Friday 13 February 2015

3 shades of vanilla and kink

Are HSBC, the Her Majesty's Revenue and Customs, the regulators and the prosecutors all naughty organisations, or just misunderstood? Very, very, naughty according to Bill Black, who thinks that the things that they and the super-rich were getting up to in private were considerably naughtier than anything in Fifty Shades of Grey. Or maybe, to use Lord Fink's phrase, HSBC was just helping jet-setters to act out the the sort of harmless 'vanilla' games we'd all like to play, given the chance. Admit it, you know you want to.

I'm broad-minded enough to allow that there are three possible explanations which fit the facts, ranging from the plain vanilla to the very naughty indeed:
  1. The controlling minds at HSBC, the HMRC and et al. were reasonably competent and honest people who wanted to play by the rules, but  found themselves in charge of, or investigating, an organisation that's too big and complex for any human, however talented, to control effectively.
  2. The people in charge were fools, who should have known what was going on, but didn't.
  3. The people in charge were crooks, or bent officials turning a blind eye, who knowingly created, or tolerated, a 'massive criminal enterprise.'
It doesn't really matter which of the above is true, because the solution is the same in all three cases:
  1. Break up the big banks and reverse deregulation because, however diligent, intelligent and honest the people in charge at the banks, tax authorities and regulators are, these organisations are clearly too big to control without  breaking them down into manageable chunks and because allowing a broad scope for financial innovation has had the unintended consequence of exposing naive junior bankers to more temptation than any fallible human could be expected to resist.
  2. Break up the big banks and reverse deregulation because the highly respected senior tax officials and regulators and the bank CEOs who were ostensibly 'paid like Croesus because they are financial geniuses and managerial wizards' have all turned out to be idiots, so the size of whichever organisation they are supposed to head, or investigate, needs to be reduced until the bosses' responsibilities have shrunk to their level of their incompetence (I call this the reverse Peter Principle).
  3. Break up the big banks and reverse deregulation because banks like HSBC are 'massive criminal enterprises' which suck billions out of the productive economy to line their own pockets and those of a few dodgy plutocrats and have made themselves above the law by a combination of political bribery and regulatory capture.
The financial sector was out of control in 2008 and it nearly broke the whole damn country.
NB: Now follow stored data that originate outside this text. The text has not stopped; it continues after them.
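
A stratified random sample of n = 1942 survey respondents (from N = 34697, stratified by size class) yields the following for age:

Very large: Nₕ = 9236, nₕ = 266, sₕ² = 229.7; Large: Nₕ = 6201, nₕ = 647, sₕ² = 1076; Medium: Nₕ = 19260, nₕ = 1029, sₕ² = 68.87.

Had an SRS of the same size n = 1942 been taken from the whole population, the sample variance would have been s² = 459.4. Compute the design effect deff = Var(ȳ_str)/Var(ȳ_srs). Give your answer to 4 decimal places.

0.5666

Var(ȳ_str) = Σ Wₕ²(1−fₕ)sₕ²/nₕ with Wₕ = Nₕ/34697:
  Very large: (9236/34697)²·(1−266/9236)·229.7/266 = 0.059425367
  Large: (6201/34697)²·(1−647/6201)·1076/647 = 0.047576418
  Medium: (19260/34697)²·(1−1029/19260)·68.87/1029 = 0.019520801
  → Var(ȳ_str) = 0.12652259.
Var(ȳ_srs) = (1 − 1942/34697)·459.4/1942 = 0.22331991.
deff = 0.12652259 / 0.22331991 = 0.5666.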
It claimed to have reformed but, now that the financial sector has its very own Edward Snowden, it must be obvious to even the most obtuse outsider that it's as uncontrolled as ever.

Never mind, there's an election coming up, so we can always vote for change - or has any party with a snowball's chance in Hell of forming a government already been securely bound and gagged by the grey City suits, knowing it will be mercilessly punished the moment it fails to submit to their every whim? Is being able to vote for an Elizabeth Warren figure who's not locked into some kind of abusive, codependent relationship with Big Finance (and actually has the heft to sort this mess out) as much of an unrealistic fantasy as anything in the pages of E L James?